Bristol Myers Squibb has moved closer to expanding the use of its heart disease therapy Camzyos® (mavacamten) after the U.S. Food and Drug Administration (FDA) accepted a supplemental New Drug Application (sNDA) seeking approval of the drug for adolescents aged 12 years to under 18 years with symptomatic obstructive hypertrophic cardiomyopathy (oHCM).
The FDA has granted the application Priority Review, signaling the agency’s view that the therapy could provide a significant advancement in treatment options for a serious condition. A regulatory decision is expected by September 30, 2026, under the Prescription Drug User Fee Act (PDUFA) timeline.
If approved, Camzyos would become the first cardiac myosin inhibitor specifically authorized for adolescents with symptomatic oHCM, potentially addressing a significant unmet medical need in a younger patient population.
Obstructive hypertrophic cardiomyopathy is a chronic genetic heart disorder characterized by abnormal thickening of the heart muscle, which can obstruct blood flow from the heart. The condition can lead to symptoms such as shortness of breath, chest pain, fatigue, dizziness, and fainting. In adolescents, the disease can affect physical activity, participation in sports, and overall quality of life during critical developmental years.
Camzyos is currently approved in the United States for adults with symptomatic New York Heart Association (NYHA) Class II and III oHCM. The therapy works by targeting cardiac myosin, a protein involved in heart muscle contraction, helping to reduce excessive contractility and improve blood flow. According to Bristol Myers Squibb, nearly 25,000 patients in the United States have been prescribed Camzyos by more than 4,500 healthcare providers since its launch.
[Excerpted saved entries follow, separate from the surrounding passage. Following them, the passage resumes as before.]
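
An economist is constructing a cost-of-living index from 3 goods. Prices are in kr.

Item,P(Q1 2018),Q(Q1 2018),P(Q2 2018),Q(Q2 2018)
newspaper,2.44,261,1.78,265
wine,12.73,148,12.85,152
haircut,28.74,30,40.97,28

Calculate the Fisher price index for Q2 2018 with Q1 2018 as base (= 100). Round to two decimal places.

Laspeyres component (base-period weights):
ΣP(Q2 2018)Q(Q1 2018) = 1.78×261 + 12.85×148 + 40.97×30 = 464.58 + 1901.8 + 1229.1 = 3595.48
ΣP(Q1 2018)Q(Q1 2018) = 2.44×261 + 12.73×148 + 28.74×30 = 636.84 + 1884.04 + 862.2 = 3383.08
L = 3595.48 / 3383.08 × 100 = 106.2783
Paasche component (current-period weights):
ΣP(Q2 2018)Q(Q2 2018) = 1.78×265 + 12.85×152 + 40.97×28 = 471.7 + 1953.2 + 1147.16 = 3572.06
ΣP(Q1 2018)Q(Q2 2018) = 2.44×265 + 12.73×152 + 28.74×28 = 646.6 + 1934.96 + 804.72 = 3386.28
P = 3572.06 / 3386.28 × 100 = 105.4863
Fisher = √(L × P) = √(106.2783 × 105.4863) = 105.8815

105.88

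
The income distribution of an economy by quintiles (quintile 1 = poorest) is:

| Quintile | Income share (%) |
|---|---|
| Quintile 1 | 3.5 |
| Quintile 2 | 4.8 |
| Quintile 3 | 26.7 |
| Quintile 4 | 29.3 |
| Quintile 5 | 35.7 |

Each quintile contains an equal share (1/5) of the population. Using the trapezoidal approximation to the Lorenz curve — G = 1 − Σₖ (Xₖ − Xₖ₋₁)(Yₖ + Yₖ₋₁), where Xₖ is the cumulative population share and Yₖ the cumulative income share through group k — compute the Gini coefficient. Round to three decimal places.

0.356

Cumulative income shares Yₖ: 0.0350, 0.0830, 0.3500, 0.6430, 1.0000
Σ (Xₖ−Xₖ₋₁)(Yₖ+Yₖ₋₁) = (1/5)(0.0350+0.0000) + (1/5)(0.0830+0.0350) + (1/5)(0.3500+0.0830) + (1/5)(0.6430+0.3500) + (1/5)(1.0000+0.6430)
  = 0.0070 + 0.0236 + 0.0866 + 0.1986 + 0.3286 = 0.6444
G = 1 − 0.6444 = 0.3556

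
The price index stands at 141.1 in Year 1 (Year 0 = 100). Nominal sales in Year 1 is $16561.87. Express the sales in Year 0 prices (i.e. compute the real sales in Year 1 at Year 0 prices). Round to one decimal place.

11737.7

Real = Nominal ÷ (Index/100) = 16561.87 ÷ (141.1/100)
     = 16561.87 ÷ 1.411 = 11737.6825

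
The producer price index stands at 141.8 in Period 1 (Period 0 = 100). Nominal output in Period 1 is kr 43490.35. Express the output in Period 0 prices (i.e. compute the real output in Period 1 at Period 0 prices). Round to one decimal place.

Real = Nominal ÷ (Index/100) = 43490.35 ÷ (141.8/100)
     = 43490.35 ÷ 1.418 = 30670.2045

30670.2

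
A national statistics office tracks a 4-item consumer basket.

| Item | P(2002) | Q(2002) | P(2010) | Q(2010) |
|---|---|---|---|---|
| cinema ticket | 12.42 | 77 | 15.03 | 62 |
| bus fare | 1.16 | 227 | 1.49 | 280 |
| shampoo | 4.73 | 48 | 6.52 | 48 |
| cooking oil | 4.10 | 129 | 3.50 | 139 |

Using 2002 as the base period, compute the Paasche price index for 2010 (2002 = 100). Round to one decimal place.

Paasche price index uses current-period quantities as weights.
ΣP(2010)·Q(2010) = 15.03×62 + 1.49×280 + 6.52×48 + 3.50×139 = 931.86 + 417.2 + 312.96 + 486.5 = 2148.52
ΣP(2002)·Q(2010) = 12.42×62 + 1.16×280 + 4.73×48 + 4.10×139 = 770.04 + 324.8 + 227.04 + 569.9 = 1891.78
Index = 2148.52 / 1891.78 × 100 = 113.5713

113.6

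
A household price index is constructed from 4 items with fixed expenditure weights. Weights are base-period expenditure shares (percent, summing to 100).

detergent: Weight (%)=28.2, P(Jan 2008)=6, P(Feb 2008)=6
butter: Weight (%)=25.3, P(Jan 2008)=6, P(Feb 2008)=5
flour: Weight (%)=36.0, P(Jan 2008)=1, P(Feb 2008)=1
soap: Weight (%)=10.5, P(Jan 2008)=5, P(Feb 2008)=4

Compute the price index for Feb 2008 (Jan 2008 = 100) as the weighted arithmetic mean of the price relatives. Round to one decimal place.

93.7

detergent: 28.2 × (6/6) = 28.2 × 1.000000 = 28.2000
butter: 25.3 × (5/6) = 25.3 × 0.833333 = 21.0833
flour: 36.0 × (1/1) = 36.0 × 1.000000 = 36.0000
soap: 10.5 × (4/5) = 10.5 × 0.800000 = 8.4000
Index = Σ wᵢ·(p₁ᵢ/p₀ᵢ) = 28.2000 + 21.0833 + 36.0000 + 8.4000 = 93.6833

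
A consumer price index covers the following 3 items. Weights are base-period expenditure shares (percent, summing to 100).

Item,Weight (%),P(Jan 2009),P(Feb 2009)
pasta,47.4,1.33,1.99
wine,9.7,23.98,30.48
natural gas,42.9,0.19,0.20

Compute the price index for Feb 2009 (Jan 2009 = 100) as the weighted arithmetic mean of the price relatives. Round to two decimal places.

128.41

pasta: 47.4 × (1.99/1.33) = 47.4 × 1.496241 = 70.9218
wine: 9.7 × (30.48/23.98) = 9.7 × 1.271059 = 12.3293
natural gas: 42.9 × (0.20/0.19) = 42.9 × 1.052632 = 45.1579
Index = Σ wᵢ·(p₁ᵢ/p₀ᵢ) = 70.9218 + 12.3293 + 45.1579 = 128.4090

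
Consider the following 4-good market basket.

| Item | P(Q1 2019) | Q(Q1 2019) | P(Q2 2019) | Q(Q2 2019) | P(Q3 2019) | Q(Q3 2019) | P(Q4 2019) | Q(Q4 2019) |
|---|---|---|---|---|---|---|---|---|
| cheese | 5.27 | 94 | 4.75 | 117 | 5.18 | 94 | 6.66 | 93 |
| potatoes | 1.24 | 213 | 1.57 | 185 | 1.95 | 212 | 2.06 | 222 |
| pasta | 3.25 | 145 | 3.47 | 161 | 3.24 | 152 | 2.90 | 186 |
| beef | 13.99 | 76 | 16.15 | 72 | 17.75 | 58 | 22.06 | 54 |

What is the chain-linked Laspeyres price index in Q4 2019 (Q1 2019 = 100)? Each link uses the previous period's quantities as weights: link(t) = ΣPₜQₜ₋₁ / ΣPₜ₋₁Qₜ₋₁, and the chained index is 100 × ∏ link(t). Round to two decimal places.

135.52

Link Q1 2019→Q2 2019:
ΣP(Q2 2019)Q(Q1 2019) = 4.75×94 + 1.57×213 + 3.47×145 + 16.15×76 = 446.5 + 334.41 + 503.15 + 1227.4 = 2511.46
ΣP(Q1 2019)Q(Q1 2019) = 5.27×94 + 1.24×213 + 3.25×145 + 13.99×76 = 495.38 + 264.12 + 471.25 + 1063.24 = 2293.99
link = 2511.46/2293.99 = 1.094800
Link Q2 2019→Q3 2019:
ΣP(Q3 2019)Q(Q2 2019) = 5.18×117 + 1.95×185 + 3.24×161 + 17.75×72 = 606.06 + 360.75 + 521.64 + 1278 = 2766.45
ΣP(Q2 2019)Q(Q2 2019) = 4.75×117 + 1.57×185 + 3.47×161 + 16.15×72 = 555.75 + 290.45 + 558.67 + 1162.8 = 2567.67
link = 2766.45/2567.67 = 1.077416
Link Q3 2019→Q4 2019:
ΣP(Q4 2019)Q(Q3 2019) = 6.66×94 + 2.06×212 + 2.90×152 + 22.06×58 = 626.04 + 436.72 + 440.8 + 1279.48 = 2783.04
ΣP(Q3 2019)Q(Q3 2019) = 5.18×94 + 1.95×212 + 3.24×152 + 17.75×58 = 486.92 + 413.4 + 492.48 + 1029.5 = 2422.3
link = 2783.04/2422.3 = 1.148925
Chained index = 100 × 1.094800 × 1.077416 × 1.148925 = 135.5220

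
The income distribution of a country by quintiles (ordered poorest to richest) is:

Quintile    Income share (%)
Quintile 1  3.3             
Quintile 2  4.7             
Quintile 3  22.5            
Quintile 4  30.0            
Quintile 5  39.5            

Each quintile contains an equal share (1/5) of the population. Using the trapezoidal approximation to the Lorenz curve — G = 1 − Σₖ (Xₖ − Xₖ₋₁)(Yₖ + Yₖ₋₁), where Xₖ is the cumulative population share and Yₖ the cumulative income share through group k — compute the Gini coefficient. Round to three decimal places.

Cumulative income shares Yₖ: 0.0330, 0.0800, 0.3050, 0.6050, 1.0000
Σ (Xₖ−Xₖ₋₁)(Yₖ+Yₖ₋₁) = (1/5)(0.0330+0.0000) + (1/5)(0.0800+0.0330) + (1/5)(0.3050+0.0800) + (1/5)(0.6050+0.3050) + (1/5)(1.0000+0.6050)
  = 0.0066 + 0.0226 + 0.0770 + 0.1820 + 0.3210 = 0.6092
G = 1 − 0.6092 = 0.3908

0.391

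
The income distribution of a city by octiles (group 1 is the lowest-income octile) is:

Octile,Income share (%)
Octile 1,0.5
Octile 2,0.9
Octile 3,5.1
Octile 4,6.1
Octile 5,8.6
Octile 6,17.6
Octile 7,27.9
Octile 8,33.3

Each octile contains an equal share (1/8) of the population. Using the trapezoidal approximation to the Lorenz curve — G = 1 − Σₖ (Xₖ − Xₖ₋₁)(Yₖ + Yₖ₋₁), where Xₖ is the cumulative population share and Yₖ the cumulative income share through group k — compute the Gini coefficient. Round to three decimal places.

0.506

Cumulative income shares Yₖ: 0.0050, 0.0140, 0.0650, 0.1260, 0.2120, 0.3880, 0.6670, 1.0000
Σ (Xₖ−Xₖ₋₁)(Yₖ+Yₖ₋₁) = (1/8)(0.0050+0.0000) + (1/8)(0.0140+0.0050) + (1/8)(0.0650+0.0140) + (1/8)(0.1260+0.0650) + (1/8)(0.2120+0.1260) + (1/8)(0.3880+0.2120) + (1/8)(0.6670+0.3880) + (1/8)(1.0000+0.6670)
  = 0.0006 + 0.0024 + 0.0099 + 0.0239 + 0.0422 + 0.0750 + 0.1319 + 0.2084 = 0.4943
G = 1 − 0.4943 = 0.5057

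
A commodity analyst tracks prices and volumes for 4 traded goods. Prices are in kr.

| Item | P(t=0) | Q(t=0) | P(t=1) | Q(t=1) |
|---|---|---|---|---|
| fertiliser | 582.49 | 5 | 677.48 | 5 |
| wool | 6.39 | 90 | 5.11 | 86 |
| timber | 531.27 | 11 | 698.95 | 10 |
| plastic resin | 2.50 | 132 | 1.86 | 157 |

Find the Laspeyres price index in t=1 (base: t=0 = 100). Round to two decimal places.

Laspeyres price index uses base-period quantities as weights.
ΣP(t=1)·Q(t=0) = 677.48×5 + 5.11×90 + 698.95×11 + 1.86×132 = 3387.4 + 459.9 + 7688.45 + 245.52 = 11781.27
ΣP(t=0)·Q(t=0) = 582.49×5 + 6.39×90 + 531.27×11 + 2.50×132 = 2912.45 + 575.1 + 5843.97 + 330 = 9661.52
Index = 11781.27 / 9661.52 × 100 = 121.9401

121.94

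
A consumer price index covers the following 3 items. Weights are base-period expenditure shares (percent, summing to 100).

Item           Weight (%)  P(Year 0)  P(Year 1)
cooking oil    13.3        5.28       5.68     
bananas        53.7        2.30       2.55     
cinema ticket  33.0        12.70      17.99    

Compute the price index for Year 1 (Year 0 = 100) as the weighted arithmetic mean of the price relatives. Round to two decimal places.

cooking oil: 13.3 × (5.68/5.28) = 13.3 × 1.075758 = 14.3076
bananas: 53.7 × (2.55/2.30) = 53.7 × 1.108696 = 59.5370
cinema ticket: 33.0 × (17.99/12.70) = 33.0 × 1.416535 = 46.7457
Index = Σ wᵢ·(p₁ᵢ/p₀ᵢ) = 14.3076 + 59.5370 + 46.7457 = 120.5902

120.59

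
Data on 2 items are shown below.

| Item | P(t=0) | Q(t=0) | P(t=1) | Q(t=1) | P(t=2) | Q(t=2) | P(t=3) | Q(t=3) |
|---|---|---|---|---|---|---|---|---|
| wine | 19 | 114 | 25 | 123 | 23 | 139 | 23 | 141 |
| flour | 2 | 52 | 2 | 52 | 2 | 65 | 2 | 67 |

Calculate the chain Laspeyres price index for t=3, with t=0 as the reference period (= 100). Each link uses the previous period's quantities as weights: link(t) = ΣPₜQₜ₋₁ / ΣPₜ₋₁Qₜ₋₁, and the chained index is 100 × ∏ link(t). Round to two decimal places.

120.06

Link t=0→t=1:
ΣP(t=1)Q(t=0) = 25×114 + 2×52 = 2850 + 104 = 2954
ΣP(t=0)Q(t=0) = 19×114 + 2×52 = 2166 + 104 = 2270
link = 2954/2270 = 1.301322
Link t=1→t=2:
ΣP(t=2)Q(t=1) = 23×123 + 2×52 = 2829 + 104 = 2933
ΣP(t=1)Q(t=1) = 25×123 + 2×52 = 3075 + 104 = 3179
link = 2933/3179 = 0.922617
Link t=2→t=3:
ΣP(t=3)Q(t=2) = 23×139 + 2×65 = 3197 + 130 = 3327
ΣP(t=2)Q(t=2) = 23×139 + 2×65 = 3197 + 130 = 3327
link = 3327/3327 = 1.000000
Chained index = 100 × 1.301322 × 0.922617 × 1.000000 = 120.0622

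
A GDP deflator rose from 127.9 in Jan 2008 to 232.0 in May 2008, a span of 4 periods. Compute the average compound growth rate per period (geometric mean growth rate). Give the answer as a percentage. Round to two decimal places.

16.05%

Growth factor = (232.0/127.9)^(1/4) = (1.813917)^(1/4) = 1.160525
Growth rate = 1.160525 − 1 = 0.160525 = 16.0525%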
The company’s application for adolescent use is supported by results from the Phase III SCOUT-HCM clinical trial, which evaluated the efficacy and safety of Camzyos in adolescents with symptomatic oHCM. The study successfully met its primary endpoint, demonstrating a statistically significant and clinically meaningful reduction in Valsalva left ventricular outflow tract (LVOT) gradient at Week 28 compared with placebo.
Reduction in LVOT gradient is an important treatment goal in oHCM because it reflects improved blood flow from the heart and can correlate with symptom relief and enhanced exercise capacity.
The safety findings from the study were also encouraging. Bristol Myers Squibb reported that the safety profile observed in adolescents was consistent with that seen in adult patients. Notably, no participants experienced a reduction in left ventricular ejection fraction below 50%, a key measure of heart pumping function that is closely monitored in patients receiving the therapy.
Results from the 28-week placebo-controlled portion of the SCOUT-HCM study were presented at the 2026 American College of Cardiology Annual Scientific Session and simultaneously published in The New England Journal of Medicine, highlighting the significance of the findings within the cardiology community.
The SCOUT-HCM trial enrolled 44 patients between the ages of 12 and 18 years with symptomatic oHCM across multiple international sites. The study includes three treatment phases spanning up to 200 weeks, including a placebo-controlled period, an active-treatment crossover phase, and a long-term open-label extension designed to evaluate durability of benefit and long-term safety.
Cristian Massacesi, Executive Vice President, Chief Medical Officer and Head of Development at Bristol Myers Squibb, said the FDA’s acceptance of the application offers the possibility of extending innovative treatment options to younger patients who currently have limited therapeutic choices. He noted that oHCM can significantly affect both the physical and emotional well-being of adolescents, making new treatment approaches particularly important.
The Priority Review designation underscores the potential clinical importance of the therapy and places Camzyos on track to potentially become the first targeted cardiac myosin inhibitor available for adolescents with symptomatic obstructive hypertrophic cardiomyopathy. If approved, the drug could mark a significant advancement in the management of this rare but serious heart condition in younger patients.